Remember when CD's first came out, and the had that little AAD or DDD code up in the corner, to tell you which steps in the process had been done in the Analog domain, and which had been done in the Digital. Given the current crop of recorded onto hard drive, mixed, or at least processed in the box, and shipped to a computer controlled pressing plant with digital lathes releases of music, I think it only fair if we reinstate the information so that any vinyl afficionado knows exactly what they are getting.
For the most part, something like a DVD-Audio disk would give a more accurate representation of the master recording, than a vinyl disk will, you can scan a DVD-Audio disk onto hard drive, and come back with an exact duplicate, bit for bit, with the original mastered recording, whereas a vinyl disk will only ever achieve a rough approximation of what was heard (a la an MP3 file) in this sense it is a lossy format, it cannot accurately reproduce the master recording, and there is no magic that makes the analog recording on the disk better than the digital file it was created from.

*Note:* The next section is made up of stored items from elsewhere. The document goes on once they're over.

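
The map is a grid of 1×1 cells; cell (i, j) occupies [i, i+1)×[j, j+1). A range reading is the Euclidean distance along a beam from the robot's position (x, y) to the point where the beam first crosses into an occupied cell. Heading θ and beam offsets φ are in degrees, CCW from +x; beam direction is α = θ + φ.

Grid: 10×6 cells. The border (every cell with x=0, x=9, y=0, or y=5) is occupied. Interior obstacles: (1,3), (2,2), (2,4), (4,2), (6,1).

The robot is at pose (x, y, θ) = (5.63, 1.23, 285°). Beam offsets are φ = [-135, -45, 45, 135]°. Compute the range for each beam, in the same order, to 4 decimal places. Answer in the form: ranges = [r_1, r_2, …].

ranges = [1.5400, 0.2656, 0.4272, 0.7400]

beam 1: φ=-135°, α=150°
  dir = (cos 150°, sin 150°) = (-0.8660, 0.5000); from cell (5,1)
  next x-line at t=0.7275, next y-line at t=1.5400; Δt_x=1.1547, Δt_y=2.0000
    x: enter (4,1) at t=0.7275
    y: enter (4,2) at t=1.5400 ← occupied
  → r_1 = 1.5400
beam 2: φ=-45°, α=240°
  dir = (cos 240°, sin 240°) = (-0.5000, -0.8660); from cell (5,1)
  next x-line at t=1.2600, next y-line at t=0.2656; Δt_x=2.0000, Δt_y=1.1547
    y: enter (5,0) at t=0.2656 ← occupied
  → r_2 = 0.2656
beam 3: φ=45°, α=330°
  dir = (cos 330°, sin 330°) = (0.8660, -0.5000); from cell (5,1)
  next x-line at t=0.4272, next y-line at t=0.4600; Δt_x=1.1547, Δt_y=2.0000
    x: enter (6,1) at t=0.4272 ← occupied
  → r_3 = 0.4272
beam 4: φ=135°, α=60°
  dir = (cos 60°, sin 60°) = (0.5000, 0.8660); from cell (5,1)
  next x-line at t=0.7400, next y-line at t=0.8891; Δt_x=2.0000, Δt_y=1.1547
    x: enter (6,1) at t=0.7400 ← occupied
  → r_4 = 0.7400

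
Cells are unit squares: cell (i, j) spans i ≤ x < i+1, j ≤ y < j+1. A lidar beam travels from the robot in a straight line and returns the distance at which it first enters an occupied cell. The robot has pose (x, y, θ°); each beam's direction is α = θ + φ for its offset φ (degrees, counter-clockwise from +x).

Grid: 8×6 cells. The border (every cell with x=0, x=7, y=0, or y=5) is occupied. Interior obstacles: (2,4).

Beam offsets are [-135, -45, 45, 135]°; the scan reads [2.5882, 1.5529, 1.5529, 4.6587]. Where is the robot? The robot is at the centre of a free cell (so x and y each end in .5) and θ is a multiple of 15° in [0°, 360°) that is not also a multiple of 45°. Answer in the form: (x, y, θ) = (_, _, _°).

(x, y, θ) = (5.5, 3.5, 60°)

Enumerate (i+0.5, j+0.5, θ) over the 23 free cells and 16 admissible headings. For each, cast all 4 beams and compare to the given ranges.
  (3.5, 1.5, 105°): beam 1 = 1.0000 ≠ 2.5882 ✗
  (4.5, 1.5, 150°): beam 2 = 3.6235 ≠ 1.5529 ✗
  (4.5, 1.5, 75°): beam 1 = 0.5774 ≠ 2.5882 ✗
  …
  (5.5, 3.5, 60°): r_1=2.5882, r_2=1.5529, r_3=1.5529, r_4=4.6587 — all match ✓
No second candidate reproduces the full scan.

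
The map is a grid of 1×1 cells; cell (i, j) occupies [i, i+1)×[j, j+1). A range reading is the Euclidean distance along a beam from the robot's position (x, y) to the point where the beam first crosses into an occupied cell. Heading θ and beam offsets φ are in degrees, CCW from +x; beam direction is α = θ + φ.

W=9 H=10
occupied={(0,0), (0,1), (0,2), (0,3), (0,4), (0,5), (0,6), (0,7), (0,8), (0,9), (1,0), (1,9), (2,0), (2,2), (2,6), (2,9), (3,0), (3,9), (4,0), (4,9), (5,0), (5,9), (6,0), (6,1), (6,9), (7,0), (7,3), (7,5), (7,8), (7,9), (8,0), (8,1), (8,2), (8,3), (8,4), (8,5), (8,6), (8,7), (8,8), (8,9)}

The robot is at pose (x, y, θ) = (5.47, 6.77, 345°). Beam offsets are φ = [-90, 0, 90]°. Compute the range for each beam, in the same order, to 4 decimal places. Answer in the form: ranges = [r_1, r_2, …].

ranges = [5.9735, 2.6192, 2.3087]

beam 1: φ=-90°, α=255°
  dir = (cos 255°, sin 255°) = (-0.2588, -0.9659); from cell (5,6)
  next x-line at t=1.8159, next y-line at t=0.7972; Δt_x=3.8637, Δt_y=1.0353
    y: enter (5,5) at t=0.7972
    x: enter (4,5) at t=1.8159
    y: enter (4,4) at t=1.8324
    y: enter (4,3) at t=2.8677
    y: enter (4,2) at t=3.9030
    y: enter (4,1) at t=4.9383
    x: enter (3,1) at t=5.6796
    y: enter (3,0) at t=5.9735 ← occupied
  → r_1 = 5.9735
beam 2: φ=0°, α=345°
  dir = (cos 345°, sin 345°) = (0.9659, -0.2588); from cell (5,6)
  next x-line at t=0.5487, next y-line at t=2.9751; Δt_x=1.0353, Δt_y=3.8637
    x: enter (6,6) at t=0.5487
    x: enter (7,6) at t=1.5840
    x: enter (8,6) at t=2.6192 ← occupied
  → r_2 = 2.6192
beam 3: φ=90°, α=75°
  dir = (cos 75°, sin 75°) = (0.2588, 0.9659); from cell (5,6)
  next x-line at t=2.0478, next y-line at t=0.2381; Δt_x=3.8637, Δt_y=1.0353
    y: enter (5,7) at t=0.2381
    y: enter (5,8) at t=1.2734
    x: enter (6,8) at t=2.0478
    y: enter (6,9) at t=2.3087 ← occupied
  → r_3 = 2.3087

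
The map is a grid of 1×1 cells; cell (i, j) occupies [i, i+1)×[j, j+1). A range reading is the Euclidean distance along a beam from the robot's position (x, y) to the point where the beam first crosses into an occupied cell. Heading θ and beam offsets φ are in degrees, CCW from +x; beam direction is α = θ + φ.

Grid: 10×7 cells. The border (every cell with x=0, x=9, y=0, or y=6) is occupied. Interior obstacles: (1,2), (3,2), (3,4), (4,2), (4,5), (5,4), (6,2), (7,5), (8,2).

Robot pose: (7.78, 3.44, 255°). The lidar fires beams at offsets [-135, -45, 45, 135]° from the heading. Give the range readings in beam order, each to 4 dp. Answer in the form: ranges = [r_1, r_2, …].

beam 1: φ=-135°, α=120°
  dir = (cos 120°, sin 120°) = (-0.5000, 0.8660); from cell (7,3)
  next x-line at t=1.5600, next y-line at t=0.6466; Δt_x=2.0000, Δt_y=1.1547
    y: enter (7,4) at t=0.6466
    x: enter (6,4) at t=1.5600
    y: enter (6,5) at t=1.8013
    y: enter (6,6) at t=2.9560 ← occupied
  → r_1 = 2.9560
beam 2: φ=-45°, α=210°
  dir = (cos 210°, sin 210°) = (-0.8660, -0.5000); from cell (7,3)
  next x-line at t=0.9007, next y-line at t=0.8800; Δt_x=1.1547, Δt_y=2.0000
    y: enter (7,2) at t=0.8800
    x: enter (6,2) at t=0.9007 ← occupied
  → r_2 = 0.9007
beam 3: φ=45°, α=300°
  dir = (cos 300°, sin 300°) = (0.5000, -0.8660); from cell (7,3)
  next x-line at t=0.4400, next y-line at t=0.5081; Δt_x=2.0000, Δt_y=1.1547
    x: enter (8,3) at t=0.4400
    y: enter (8,2) at t=0.5081 ← occupied
  → r_3 = 0.5081
beam 4: φ=135°, α=30°
  dir = (cos 30°, sin 30°) = (0.8660, 0.5000); from cell (7,3)
  next x-line at t=0.2540, next y-line at t=1.1200; Δt_x=1.1547, Δt_y=2.0000
    x: enter (8,3) at t=0.2540
    y: enter (8,4) at t=1.1200
    x: enter (9,4) at t=1.4087 ← occupied
  → r_4 = 1.4087

ranges = [2.9560, 0.9007, 0.5081, 1.4087]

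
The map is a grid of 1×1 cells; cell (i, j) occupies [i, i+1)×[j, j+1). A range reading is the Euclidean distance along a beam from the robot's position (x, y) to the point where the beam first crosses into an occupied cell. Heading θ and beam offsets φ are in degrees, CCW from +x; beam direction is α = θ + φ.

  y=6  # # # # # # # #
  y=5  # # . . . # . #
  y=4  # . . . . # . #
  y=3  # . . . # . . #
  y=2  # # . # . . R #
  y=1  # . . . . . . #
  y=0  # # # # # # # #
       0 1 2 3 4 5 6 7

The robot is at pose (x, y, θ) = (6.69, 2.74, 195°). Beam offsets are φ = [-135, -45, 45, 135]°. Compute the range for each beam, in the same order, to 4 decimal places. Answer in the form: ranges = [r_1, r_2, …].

beam 1: φ=-135°, α=60°
  d=(0.5000,0.8660)  start (6,2)  tX=0.6200 tY=0.3002  stride 1/|dx|=2.0000 1/|dy|=1.1547
    cross y-line → (6,3), t=0.3002
    cross x-line → (7,3), t=0.6200 (wall)
  → r_1 = 0.6200
beam 2: φ=-45°, α=150°
  d=(-0.8660,0.5000)  start (6,2)  tX=0.7967 tY=0.5200  stride 1/|dx|=1.1547 1/|dy|=2.0000
    cross y-line → (6,3), t=0.5200
    cross x-line → (5,3), t=0.7967
    cross x-line → (4,3), t=1.9514 (wall)
  → r_2 = 1.9514
beam 3: φ=45°, α=240°
  d=(-0.5000,-0.8660)  start (6,2)  tX=1.3800 tY=0.8545  stride 1/|dx|=2.0000 1/|dy|=1.1547
    cross y-line → (6,1), t=0.8545
    cross x-line → (5,1), t=1.3800
    cross y-line → (5,0), t=2.0092 (wall)
  → r_3 = 2.0092
beam 4: φ=135°, α=330°
  d=(0.8660,-0.5000)  start (6,2)  tX=0.3580 tY=1.4800  stride 1/|dx|=1.1547 1/|dy|=2.0000
    cross x-line → (7,2), t=0.3580 (wall)
  → r_4 = 0.3580

ranges = [0.6200, 1.9514, 2.0092, 0.3580]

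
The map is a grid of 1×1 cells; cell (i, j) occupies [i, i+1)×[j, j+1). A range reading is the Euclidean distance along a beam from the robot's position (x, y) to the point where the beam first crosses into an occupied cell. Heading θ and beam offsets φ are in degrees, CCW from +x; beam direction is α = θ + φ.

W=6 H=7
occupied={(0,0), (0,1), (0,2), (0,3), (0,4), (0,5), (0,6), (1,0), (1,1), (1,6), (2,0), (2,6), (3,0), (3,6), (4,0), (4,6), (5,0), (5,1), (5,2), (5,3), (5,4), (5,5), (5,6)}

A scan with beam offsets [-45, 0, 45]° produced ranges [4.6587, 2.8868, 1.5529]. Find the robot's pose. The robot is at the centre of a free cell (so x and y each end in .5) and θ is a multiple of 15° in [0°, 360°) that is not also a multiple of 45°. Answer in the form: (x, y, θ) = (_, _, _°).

Enumerate (i+0.5, j+0.5, θ) over the 19 free cells and 16 admissible headings. For each, cast all 3 beams and compare to the given ranges.
  (2.5, 2.5, 240°): beam 1 = 1.5529 ≠ 4.6587 ✗
  (2.5, 3.5, 330°): beam 1 = 2.5882 ≠ 4.6587 ✗
  (4.5, 3.5, 210°): beam 1 = 3.6235 ≠ 4.6587 ✗
  (4.5, 4.5, 105°): beam 1 = 1.0000 ≠ 4.6587 ✗
  …
  (3.5, 1.5, 150°): r_1=4.6587, r_2=2.8868, r_3=1.5529 — all match ✓
No second candidate reproduces the full scan.

(x, y, θ) = (3.5, 1.5, 150°)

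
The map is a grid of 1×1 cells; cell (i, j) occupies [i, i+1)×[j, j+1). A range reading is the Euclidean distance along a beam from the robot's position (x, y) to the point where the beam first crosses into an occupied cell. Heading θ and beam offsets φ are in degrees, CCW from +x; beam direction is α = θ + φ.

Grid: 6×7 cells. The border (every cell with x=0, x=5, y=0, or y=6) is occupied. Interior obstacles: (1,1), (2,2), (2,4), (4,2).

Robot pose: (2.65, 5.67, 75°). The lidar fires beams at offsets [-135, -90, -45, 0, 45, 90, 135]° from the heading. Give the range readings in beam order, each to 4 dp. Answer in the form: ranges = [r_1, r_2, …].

ranges = [3.0831, 2.4329, 0.6600, 0.3416, 0.3811, 1.2750, 1.9053]

beam 1: φ=-135°, α=300°
  direction (0.5000, -0.8660); cell (2,5); t to first gridline: x 0.7000, y 0.7736 (then +2.0000 / +1.1547)
    (3,5) via x @ 0.7000
    (3,4) via y @ 0.7736
    (3,3) via y @ 1.9283
    (4,3) via x @ 2.7000
    (4,2) via y @ 3.0831  # hit
  → r_1 = 3.0831
beam 2: φ=-90°, α=345°
  direction (0.9659, -0.2588); cell (2,5); t to first gridline: x 0.3623, y 2.5887 (then +1.0353 / +3.8637)
    (3,5) via x @ 0.3623
    (4,5) via x @ 1.3976
    (5,5) via x @ 2.4329  # hit
  → r_2 = 2.4329
beam 3: φ=-45°, α=30°
  direction (0.8660, 0.5000); cell (2,5); t to first gridline: x 0.4041, y 0.6600 (then +1.1547 / +2.0000)
    (3,5) via x @ 0.4041
    (3,6) via y @ 0.6600  # hit
  → r_3 = 0.6600
beam 4: φ=0°, α=75°
  direction (0.2588, 0.9659); cell (2,5); t to first gridline: x 1.3523, y 0.3416 (then +3.8637 / +1.0353)
    (2,6) via y @ 0.3416  # hit
  → r_4 = 0.3416
beam 5: φ=45°, α=120°
  direction (-0.5000, 0.8660); cell (2,5); t to first gridline: x 1.3000, y 0.3811 (then +2.0000 / +1.1547)
    (2,6) via y @ 0.3811  # hit
  → r_5 = 0.3811
beam 6: φ=90°, α=165°
  direction (-0.9659, 0.2588); cell (2,5); t to first gridline: x 0.6729, y 1.2750 (then +1.0353 / +3.8637)
    (1,5) via x @ 0.6729
    (1,6) via y @ 1.2750  # hit
  → r_6 = 1.2750
beam 7: φ=135°, α=210°
  direction (-0.8660, -0.5000); cell (2,5); t to first gridline: x 0.7506, y 1.3400 (then +1.1547 / +2.0000)
    (1,5) via x @ 0.7506
    (1,4) via y @ 1.3400
    (0,4) via x @ 1.9053  # hit
  → r_7 = 1.9053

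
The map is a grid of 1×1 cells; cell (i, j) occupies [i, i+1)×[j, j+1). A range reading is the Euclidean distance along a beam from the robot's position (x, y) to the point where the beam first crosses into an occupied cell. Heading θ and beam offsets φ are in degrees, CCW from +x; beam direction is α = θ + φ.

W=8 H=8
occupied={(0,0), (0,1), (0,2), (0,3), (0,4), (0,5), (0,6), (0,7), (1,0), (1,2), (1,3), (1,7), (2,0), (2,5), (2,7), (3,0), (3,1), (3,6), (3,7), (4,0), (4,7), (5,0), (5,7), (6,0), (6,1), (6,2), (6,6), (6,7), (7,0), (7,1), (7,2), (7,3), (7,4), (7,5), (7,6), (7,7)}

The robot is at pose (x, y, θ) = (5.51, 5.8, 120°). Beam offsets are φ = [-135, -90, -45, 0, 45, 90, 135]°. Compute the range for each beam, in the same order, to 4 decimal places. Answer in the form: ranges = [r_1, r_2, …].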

I have a friend that runs a small independent label, and he does record pure analog recordings, he picked the only pressing plant he could find that not only will accept analog master tapes, but swears to put them to the lathe in an analog fashion, and not digitize them. This would be the only case I can see where vinyl can be argued to be the more accurate format.
I know the whole analog / digital debate is a hoary old chestnut, but I just needed to get this bit of it off my chest.
...and I may have missed it, as I came late to Tape-Op, at issue 40, but I would love to see an interview with On-U Sound's Adrian Sherwood, seeing as you are doing a lot more UK interviews now. Keep up the good work, etc. etc.